Simplifying data access: Unifying 3 endpoint products into 1
Customers were managing storage infrastructure across three separate consoles by repeating the same setup tasks, with no unified way to access data stored in different storages. I led the UX for a cross-functional team of 10, designing a cohesive console experience that unified setup and access across all three services.
Launched at AWS re:Invent 2025, the unified console experience cuts cross-service infrastructure setup to a single guided flow, allowing customers to scale access for large datasets in seconds.
01Who and why
Customers spent months building and maintaining custom pipelines just to access data across three separate storage consoles. Two personas and constant context-switching made the case for one unified data access experience.
Research
I synthesized 6 customer calls, 3 sales calls, and 30+ survey responses to map two personas, their journeys, and their core pain points.

Target personas
Storage admins spend too much on third-party integrations and duplicate data just to connect services. Developers repeat identical tasks across consoles because there is no unified way to access data.

Pain points
No unified view of access points across storage services, no way to create access points connecting to file systems from the console, and constant page-hopping to view and manage resources.

02Product scoping
I mapped the user journey into prioritized stories that drove a scope decision: what ships at launch vs. what waits. This aligned the team on the three flows that mattered most.
User stories
The full story map exposed 20+ user needs across three services.

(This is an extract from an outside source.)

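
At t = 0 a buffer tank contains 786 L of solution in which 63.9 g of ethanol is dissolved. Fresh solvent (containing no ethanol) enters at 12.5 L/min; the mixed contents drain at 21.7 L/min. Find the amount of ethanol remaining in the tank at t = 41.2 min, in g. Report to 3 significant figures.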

This gave the team a shared view of the full scope and let us draw the launch boundary.

User flows
I mapped each priority flow end-to-end, illustrating how each flow fits into the overall experience.

03Design evolution
Internal testing exposed a critical flaw: 40% of multi-step setups failed midway, and customers lost all their progress. I advocated for a pattern that surfaces every required step upfront and runs each API call independently, so a single failure no longer cascades. Follow-up testing validated the approach, and Access Point creation success rose to 79%.
Exploration
During internal testing, the creation flow broke mid-way when one API in the chain failed. Customers found it frustrating that they lost their input and had no way to tell what succeeded and what didn't.

Trade-offs
The original sequential flow was simpler to build but fragile. Surfacing all steps upfront added complexity to the UI, but gave customers a clear picture of what was required and let the service call one API at a time.

Decision
I pushed for a pattern that displays the full list of required steps during creation. Each API call runs independently, so a single failure doesn't cascade. Follow-up testing proved the pattern was clear and robust.

04Outcome
A unified console that collapses months of custom pipeline work into a guided flow, letting customers set up and access data across three storage services in minutes.

Streamlined infrastructure setup
Storage admins can now set up their infrastructure directly within the AWS console. No more third-party applications needed.


Unified data operations
Developers can now view and manage all the data operations and security-related tasks in a single console. No more switching among storage services.